The first is privacy. Whether it’s predictive models used by social media platforms to analyze your prior activities and recommend products, or generative AI large language models that can “leak” private information sucked up in their training data, AI’s massive data collection requirements raise the stakes on the already serious concerns about data privacy. A separate issue is that whenever there are large stores of valuable data, we need to think about cybersecurity, which is also important for the AI models themselves. And for many AI systems, especially generative ones, there is a human supply chain involved in collecting and cleaning data, as well as fine-tuning models with human feedback. Those involved are often in the developing world, raising exploitation questions.
Finally, generative AI brings copyright issues to the fore. Many systems are trained on copyrighted material accessible on the internet. And some create outputs that strongly resemble copyrighted works. There are already significant copyright lawsuits involving both text and images. There will be similar questions around licensed proprietary business data, even when not technically subject to copyright.
Abuses
All of the prior categories involve AI being deployed for legitimate ends. The harmful results are an unintended consequence. There are, however, situations where AI is used intentionally to do harm. Two of the biggest areas are manipulation and misinformation. AI systems can be used to get people to act in ways contrary to their interests, or they can deliberately spread falsehoods. A major category of the latter involves deepfakes, which can involve images, video, or audio.

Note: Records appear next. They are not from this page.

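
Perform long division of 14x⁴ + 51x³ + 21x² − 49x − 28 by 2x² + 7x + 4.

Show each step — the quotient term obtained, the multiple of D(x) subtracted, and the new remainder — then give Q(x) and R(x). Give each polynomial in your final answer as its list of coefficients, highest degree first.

Step 1: lead(14x⁴ + 51x³ + 21x² − 49x − 28) ÷ lead(D) = 14x⁴ ÷ 2x² = 7x². Subtract (7x²)·D = 14x⁴ + 49x³ + 28x². Remainder: 2x³ − 7x² − 49x − 28.
Step 2: lead(2x³ − 7x² − 49x − 28) ÷ lead(D) = 2x³ ÷ 2x² = x. Subtract (x)·D = 2x³ + 7x² + 4x. Remainder: −14x² − 53x − 28.
Step 3: lead(−14x² − 53x − 28) ÷ lead(D) = −14x² ÷ 2x² = −7. Subtract (−7)·D = −14x² − 49x − 28. Remainder: −4x.

Q = [7, 1, -7]; R = [-4, 0]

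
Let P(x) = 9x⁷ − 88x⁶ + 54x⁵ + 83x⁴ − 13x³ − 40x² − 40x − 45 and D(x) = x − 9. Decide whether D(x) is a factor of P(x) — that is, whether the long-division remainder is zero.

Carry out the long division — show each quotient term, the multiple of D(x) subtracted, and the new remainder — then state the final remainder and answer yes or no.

R(x) = 0, so D(x) is a factor of P(x). yes

Step 1: lead(9x⁷ − 88x⁶ + 54x⁵ + 83x⁴ − 13x³ − 40x² − 40x − 45) ÷ lead(D) = 9x⁷ ÷ x = 9x⁶. Subtract (9x⁶)·D = 9x⁷ − 81x⁶. Remainder: −7x⁶ + 54x⁵ + 83x⁴ − 13x³ − 40x² − 40x − 45.
Step 2: lead(−7x⁶ + 54x⁵ + 83x⁴ − 13x³ − 40x² − 40x − 45) ÷ lead(D) = −7x⁶ ÷ x = −7x⁵. Subtract (−7x⁵)·D = −7x⁶ + 63x⁵. Remainder: −9x⁵ + 83x⁴ − 13x³ − 40x² − 40x − 45.
Step 3: lead(−9x⁵ + 83x⁴ − 13x³ − 40x² − 40x − 45) ÷ lead(D) = −9x⁵ ÷ x = −9x⁴. Subtract (−9x⁴)·D = −9x⁵ + 81x⁴. Remainder: 2x⁴ − 13x³ − 40x² − 40x − 45.
Step 4: lead(2x⁴ − 13x³ − 40x² − 40x − 45) ÷ lead(D) = 2x⁴ ÷ x = 2x³. Subtract (2x³)·D = 2x⁴ − 18x³. Remainder: 5x³ − 40x² − 40x − 45.
Step 5: lead(5x³ − 40x² − 40x − 45) ÷ lead(D) = 5x³ ÷ x = 5x². Subtract (5x²)·D = 5x³ − 45x². Remainder: 5x² − 40x − 45.
Step 6: lead(5x² − 40x − 45) ÷ lead(D) = 5x² ÷ x = 5x. Subtract (5x)·D = 5x² − 45x. Remainder: 5x − 45.
Step 7: lead(5x − 45) ÷ lead(D) = 5x ÷ x = 5. Subtract (5)·D = 5x − 45. Remainder: 0.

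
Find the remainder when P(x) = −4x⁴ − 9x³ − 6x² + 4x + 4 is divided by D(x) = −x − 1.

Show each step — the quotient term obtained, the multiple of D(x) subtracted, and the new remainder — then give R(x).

Step 1: lead(−4x⁴ − 9x³ − 6x² + 4x + 4) ÷ lead(D) = −4x⁴ ÷ −x = 4x³. Subtract (4x³)·D = −4x⁴ − 4x³. Remainder: −5x³ − 6x² + 4x + 4.
Step 2: lead(−5x³ − 6x² + 4x + 4) ÷ lead(D) = −5x³ ÷ −x = 5x². Subtract (5x²)·D = −5x³ − 5x². Remainder: −x² + 4x + 4.
Step 3: lead(−x² + 4x + 4) ÷ lead(D) = −x² ÷ −x = x. Subtract (x)·D = −x² − x. Remainder: 5x + 4.
Step 4: lead(5x + 4) ÷ lead(D) = 5x ÷ −x = −5. Subtract (−5)·D = 5x + 5. Remainder: −1.

R(x) = −1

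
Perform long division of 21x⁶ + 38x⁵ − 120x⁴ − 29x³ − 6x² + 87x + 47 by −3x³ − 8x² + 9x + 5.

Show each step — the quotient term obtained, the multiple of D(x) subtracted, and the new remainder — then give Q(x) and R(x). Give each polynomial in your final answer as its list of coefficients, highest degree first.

Step 1: lead(21x⁶ + 38x⁵ − 120x⁴ − 29x³ − 6x² + 87x + 47) ÷ lead(D) = 21x⁶ ÷ −3x³ = −7x³. Subtract (−7x³)·D = 21x⁶ + 56x⁵ − 63x⁴ − 35x³. Remainder: −18x⁵ − 57x⁴ + 6x³ − 6x² + 87x + 47.
Step 2: lead(−18x⁵ − 57x⁴ + 6x³ − 6x² + 87x + 47) ÷ lead(D) = −18x⁵ ÷ −3x³ = 6x². Subtract (6x²)·D = −18x⁵ − 48x⁴ + 54x³ + 30x². Remainder: −9x⁴ − 48x³ − 36x² + 87x + 47.
Step 3: lead(−9x⁴ − 48x³ − 36x² + 87x + 47) ÷ lead(D) = −9x⁴ ÷ −3x³ = 3x. Subtract (3x)·D = −9x⁴ − 24x³ + 27x² + 15x. Remainder: −24x³ − 63x² + 72x + 47.
Step 4: lead(−24x³ − 63x² + 72x + 47) ÷ lead(D) = −24x³ ÷ −3x³ = 8. Subtract (8)·D = −24x³ − 64x² + 72x + 40. Remainder: x² + 7.

Q = [-7, 6, 3, 8]; R = [1, 0, 7]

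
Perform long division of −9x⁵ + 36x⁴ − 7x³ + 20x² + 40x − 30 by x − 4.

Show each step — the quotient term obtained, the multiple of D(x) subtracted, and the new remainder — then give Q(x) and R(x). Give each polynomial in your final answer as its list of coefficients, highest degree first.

Step 1: lead(−9x⁵ + 36x⁴ − 7x³ + 20x² + 40x − 30) ÷ lead(D) = −9x⁵ ÷ x = −9x⁴. Subtract (−9x⁴)·D = −9x⁵ + 36x⁴. Remainder: −7x³ + 20x² + 40x − 30.
Step 2: lead(−7x³ + 20x² + 40x − 30) ÷ lead(D) = −7x³ ÷ x = −7x². Subtract (−7x²)·D = −7x³ + 28x². Remainder: −8x² + 40x − 30.
Step 3: lead(−8x² + 40x − 30) ÷ lead(D) = −8x² ÷ x = −8x. Subtract (−8x)·D = −8x² + 32x. Remainder: 8x − 30.
Step 4: lead(8x − 30) ÷ lead(D) = 8x ÷ x = 8. Subtract (8)·D = 8x − 32. Remainder: 2.

Q = [-9, 0, -7, -8, 8]; R = [2]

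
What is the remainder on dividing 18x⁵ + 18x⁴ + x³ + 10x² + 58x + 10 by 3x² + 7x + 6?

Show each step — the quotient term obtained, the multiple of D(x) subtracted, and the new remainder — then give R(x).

R(x) = −5x − 8

Step 1: lead(18x⁵ + 18x⁴ + x³ + 10x² + 58x + 10) ÷ lead(D) = 18x⁵ ÷ 3x² = 6x³. Subtract (6x³)·D = 18x⁵ + 42x⁴ + 36x³. Remainder: −24x⁴ − 35x³ + 10x² + 58x + 10.
Step 2: lead(−24x⁴ − 35x³ + 10x² + 58x + 10) ÷ lead(D) = −24x⁴ ÷ 3x² = −8x². Subtract (−8x²)·D = −24x⁴ − 56x³ − 48x². Remainder: 21x³ + 58x² + 58x + 10.
Step 3: lead(21x³ + 58x² + 58x + 10) ÷ lead(D) = 21x³ ÷ 3x² = 7x. Subtract (7x)·D = 21x³ + 49x² + 42x. Remainder: 9x² + 16x + 10.
Step 4: lead(9x² + 16x + 10) ÷ lead(D) = 9x² ÷ 3x² = 3. Subtract (3)·D = 9x² + 21x + 18. Remainder: −5x − 8.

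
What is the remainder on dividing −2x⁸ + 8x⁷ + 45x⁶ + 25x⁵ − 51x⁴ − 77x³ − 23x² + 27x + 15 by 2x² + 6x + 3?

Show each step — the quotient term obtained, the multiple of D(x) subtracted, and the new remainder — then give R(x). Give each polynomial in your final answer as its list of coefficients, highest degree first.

Step 1: lead(−2x⁸ + 8x⁷ + 45x⁶ + 25x⁵ − 51x⁴ − 77x³ − 23x² + 27x + 15) ÷ lead(D) = −2x⁸ ÷ 2x² = −x⁶. Subtract (−x⁶)·D = −2x⁸ − 6x⁷ − 3x⁶. Remainder: 14x⁷ + 48x⁶ + 25x⁵ − 51x⁴ − 77x³ − 23x² + 27x + 15.
Step 2: lead(14x⁷ + 48x⁶ + 25x⁵ − 51x⁴ − 77x³ − 23x² + 27x + 15) ÷ lead(D) = 14x⁷ ÷ 2x² = 7x⁵. Subtract (7x⁵)·D = 14x⁷ + 42x⁶ + 21x⁵. Remainder: 6x⁶ + 4x⁵ − 51x⁴ − 77x³ − 23x² + 27x + 15.
Step 3: lead(6x⁶ + 4x⁵ − 51x⁴ − 77x³ − 23x² + 27x + 15) ÷ lead(D) = 6x⁶ ÷ 2x² = 3x⁴. Subtract (3x⁴)·D = 6x⁶ + 18x⁵ + 9x⁴. Remainder: −14x⁵ − 60x⁴ − 77x³ − 23x² + 27x + 15.
Step 4: lead(−14x⁵ − 60x⁴ − 77x³ − 23x² + 27x + 15) ÷ lead(D) = −14x⁵ ÷ 2x² = −7x³. Subtract (−7x³)·D = −14x⁵ − 42x⁴ − 21x³. Remainder: −18x⁴ − 56x³ − 23x² + 27x + 15.
Step 5: lead(−18x⁴ − 56x³ − 23x² + 27x + 15) ÷ lead(D) = −18x⁴ ÷ 2x² = −9x². Subtract (−9x²)·D = −18x⁴ − 54x³ − 27x². Remainder: −2x³ + 4x² + 27x + 15.
Step 6: lead(−2x³ + 4x² + 27x + 15) ÷ lead(D) = −2x³ ÷ 2x² = −x. Subtract (−x)·D = −2x³ − 6x² − 3x. Remainder: 10x² + 30x + 15.
Step 7: lead(10x² + 30x + 15) ÷ lead(D) = 10x² ÷ 2x² = 5. Subtract (5)·D = 10x² + 30x + 15. Remainder: 0.

R = [0]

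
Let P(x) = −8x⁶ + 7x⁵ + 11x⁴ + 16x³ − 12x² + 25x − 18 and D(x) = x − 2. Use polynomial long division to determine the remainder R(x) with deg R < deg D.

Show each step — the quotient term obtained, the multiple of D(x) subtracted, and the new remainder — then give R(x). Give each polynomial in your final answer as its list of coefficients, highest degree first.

Step 1: lead(−8x⁶ + 7x⁵ + 11x⁴ + 16x³ − 12x² + 25x − 18) ÷ lead(D) = −8x⁶ ÷ x = −8x⁵. Subtract (−8x⁵)·D = −8x⁶ + 16x⁵. Remainder: −9x⁵ + 11x⁴ + 16x³ − 12x² + 25x − 18.
Step 2: lead(−9x⁵ + 11x⁴ + 16x³ − 12x² + 25x − 18) ÷ lead(D) = −9x⁵ ÷ x = −9x⁴. Subtract (−9x⁴)·D = −9x⁵ + 18x⁴. Remainder: −7x⁴ + 16x³ − 12x² + 25x − 18.
Step 3: lead(−7x⁴ + 16x³ − 12x² + 25x − 18) ÷ lead(D) = −7x⁴ ÷ x = −7x³. Subtract (−7x³)·D = −7x⁴ + 14x³. Remainder: 2x³ − 12x² + 25x − 18.
Step 4: lead(2x³ − 12x² + 25x − 18) ÷ lead(D) = 2x³ ÷ x = 2x². Subtract (2x²)·D = 2x³ − 4x². Remainder: −8x² + 25x − 18.
Step 5: lead(−8x² + 25x − 18) ÷ lead(D) = −8x² ÷ x = −8x. Subtract (−8x)·D = −8x² + 16x. Remainder: 9x − 18.
Step 6: lead(9x − 18) ÷ lead(D) = 9x ÷ x = 9. Subtract (9)·D = 9x − 18. Remainder: 0.

R = [0]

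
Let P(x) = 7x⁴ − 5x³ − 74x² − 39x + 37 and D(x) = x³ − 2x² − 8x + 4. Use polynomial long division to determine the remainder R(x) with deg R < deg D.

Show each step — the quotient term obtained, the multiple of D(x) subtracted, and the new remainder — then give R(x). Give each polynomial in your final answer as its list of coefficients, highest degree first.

Step 1: lead(7x⁴ − 5x³ − 74x² − 39x + 37) ÷ lead(D) = 7x⁴ ÷ x³ = 7x. Subtract (7x)·D = 7x⁴ − 14x³ − 56x² + 28x. Remainder: 9x³ − 18x² − 67x + 37.
Step 2: lead(9x³ − 18x² − 67x + 37) ÷ lead(D) = 9x³ ÷ x³ = 9. Subtract (9)·D = 9x³ − 18x² − 72x + 36. Remainder: 5x + 1.

R = [5, 1]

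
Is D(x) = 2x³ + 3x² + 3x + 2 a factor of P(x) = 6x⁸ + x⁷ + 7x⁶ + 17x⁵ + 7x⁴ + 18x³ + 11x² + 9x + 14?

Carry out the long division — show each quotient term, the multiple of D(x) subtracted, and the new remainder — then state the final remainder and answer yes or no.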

Deepfakes are already being used to influence elections and commit crimes.
Many AI models are open source, raising concerns that even if their creators are well-intentioned and build in appropriate guardrails, other users may engage in dangerous activities.
Societal Issues
Finally, there are “big picture” problems that AI raises. These might not be significant for individual companies deploying generative AI solutions in their particular niche, but they are major concerns for the AI ecosystem as a whole.
One major example is job displacement. If AI systems take the place of human workers, it raises concerns both for the individuals experiencing lower pay or losing their employment. It also raises broad questions about economic inequality.
AI systems, especially generative models requiring massive computation for training, collectively use huge amounts of computing power, which means they are voracious consumers of water and electricity. AI has thus become part of the sustainability and ESG conversation. Along similar lines, the potential market concentration of AI developers adds to existing concerns about competition and antitrust. And government use of AI systems, especially biometric identification methods such as facial recognition, is becoming a big part of the global debate over surveillance. And finally, as AI becomes a major factor in economic development, business innovation, and military and intelligence activity, the geopolitics become significant.
What’s Missing?
You’ll notice some AI risks that aren’t listed here. I’m skeptical that we need to panic about existential threats of ultra-powerful AI systems. Even if one is concerned about alignment issues for artificial general intelligence, though, those are discussions focusing on the major generative AI model developers. I’m concentrating here on accountability concerns relevant to the much larger universe of organizations, private and governmental, who are engaged in building and deploying AI capabilities. Along similar lines, as noted earlier, there may be issues that are only relevant in certain industries or other contexts.
This is a list of challenges, not responses. A wealth of mechanisms such as audits, red teaming, and algorithmic debiasing come into play ones the issues are identified. Implementing solutions effectively is huge challenge. Understanding the problems, however, needs to be the first step.